Antonio subiendo con el corazón en la garganta detrás de Aedeon se asomó para ver quién les seguía, y su mirada coincidió con la de uno de sus perseguidores que también se estaba asomando al hueco de la escalera. A la carrera alcanzaron el último rellano, Aedeon se paró delante de la puerta del piso dónde estaba el transportador abriéndola y entrando como una fiera. Esperó a que entrase Antonio que estaba algo más rezagado, le agarró de la misma forma a cómo le agarró abajó ayudándolo a entrar tirando violentamente de él. Cerró la puerta de un portazo, y volvió a manipular la cerradura.
-¡Ve a tu habitación y recógelo todo! -ordenó Aedeon ofuscada.
Antonio casi asfixiado se dirigió hacía su habitación, entró y comenzó a coger lo más imprescindible tal y cómo le había enseñado Aedeon.
-Señor Tuinwe, ¿le gusta nuestro espejo? -preguntó el anticuario que se encontraba dentro de la habitación.
Antonio se quedó mirando hacía donde venía esa voz encontrando la figura del anticuario, se quedo paralizado de la impresión con sus objetos en la mano. El anticuario con esa típica enorme sonrisa se dirigía hacía él extendiéndole la mano a manera de saludo, llevaba su ropa normal con sus ademanes normales. Antonio creía vivir en un sueño, un mal sueño.

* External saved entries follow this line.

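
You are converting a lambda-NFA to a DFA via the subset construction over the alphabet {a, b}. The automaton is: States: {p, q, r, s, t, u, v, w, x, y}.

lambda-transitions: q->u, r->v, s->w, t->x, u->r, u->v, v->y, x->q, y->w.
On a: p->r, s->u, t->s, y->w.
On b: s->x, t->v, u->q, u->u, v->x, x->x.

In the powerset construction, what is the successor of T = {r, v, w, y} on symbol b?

v on b → {x}.
No b-transition from r, w, y.
Union after reading b: {x}.
Now take the lambda-closure:
From x via lambda: add q.
From q via lambda: add u.
From u via lambda: add r, v.
From v via lambda: add y.
From y via lambda: add w.
No new states can be added; the closed set is {q, r, u, v, w, x, y}.

{q, r, u, v, w, x, y}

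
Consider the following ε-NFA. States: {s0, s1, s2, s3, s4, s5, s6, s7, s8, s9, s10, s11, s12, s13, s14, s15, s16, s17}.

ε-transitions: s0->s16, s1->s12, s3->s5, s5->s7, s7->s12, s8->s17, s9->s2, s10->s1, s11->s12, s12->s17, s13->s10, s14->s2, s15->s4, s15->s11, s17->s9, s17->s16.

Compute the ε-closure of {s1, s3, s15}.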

-Creo que ha tenido algún problema con el uso de su espejo, podemos ayudarle a solventar los problemas que tenga. Para ello debemos regresar a nuestro lugar de origen, pero no se preocupe ya vienen a ayudarnos. Todo saldrá de maravilla -habló el anticuario mientras se aproximaba a Antonio.
Antonio estaba paralizado mirando a aquel hombre como si estuviera viendo algo irreal, escuchaba sus palabras sin entender qué hacía ahí. Empezó a escuchar unos tremendos golpes en la puerta de la casa.
-Ve, ya están aquí mis ayudantes, como en su mundo -habló el anticuario.
El anticuario acabó de aproximarse a él agarrándole de la mano, Antonio sintió como un frio glacial le subía por el brazo quemándolo. Notó como su cuerpo se debilitaba, los utensilios que sujetaba los dejó caer al suelo presa de una gran endeblez. Las rodillas se le doblaban mientras su cuerpo iba cayendo al suelo con suavidad, se sentía dormir. Solo veía la cara del anticuario enfrente suyo. Cuando casi estaba tirado en el suelo Aedeon entró en la habitación.
-¡Vamos Antonio! … ¡Antonio! -chilló Aedeon alarmada al ver la situación.
El anticuario al escuchar esas palabras soltó a Antonio, se giró y miró a Aedeon con una cara que no era humana. Antonio al soltarse del agarre del anticuario sintió que le volvía la vida. El anticuario olvidándose de Antonio se abalanzó sobre Aedeon con un grito animal, ella le esquivó el ataque dejándole pasar lanzándole contra la pared. El anticuario al golpearse contra la pared se quedó ligeramente aturdido por el topetazo momento que aprovechó Aedeon para asestarle un golpe en la cabeza con una barra de metal de una lámpara de pie que había en la habitación dejándole inconsciente en el suelo. La escena sucedió en apenas treinta segundos, Antonio estupefacto no sabía que hacer.
-¡Recógelo todo y vayamos al transportador! -gritó Aedeon mientras seguían escuchándose unos tremendos golpes en la puerta que había empezado a ceder.
Antonio aterrado recogió del suelo todo lo qué pudo mientras no perdía ojo al anticuario, o lo que quedaba de él. Aedeon recogió su bolsa que la había soltado durante la pelea, después ayudó a Antonio a recogerlo todo, y agarrándolo con violencia se lo llevó en dirección al espejo. Él sin darse cuenta la agarró de la cintura notando cierta humedad, al llegar al lugar dónde estaba el espejo y mientras Aedeon marcaba la dirección se miró la mano, era sangre. La puerta del piso se abrió con gran estrépito entrando sus perseguidores, Antonio giró la cabeza viendo cómo los buscaban por la casa. Escuchó un alarido espantoso cuándo entraron en la habitación dónde habían dejado al anticuario malherido. Sin darse cuenta de la situación el espejo se activó tragándose a los dos. Salieron de ese universo alejándose de sus perseguidores, por el momento.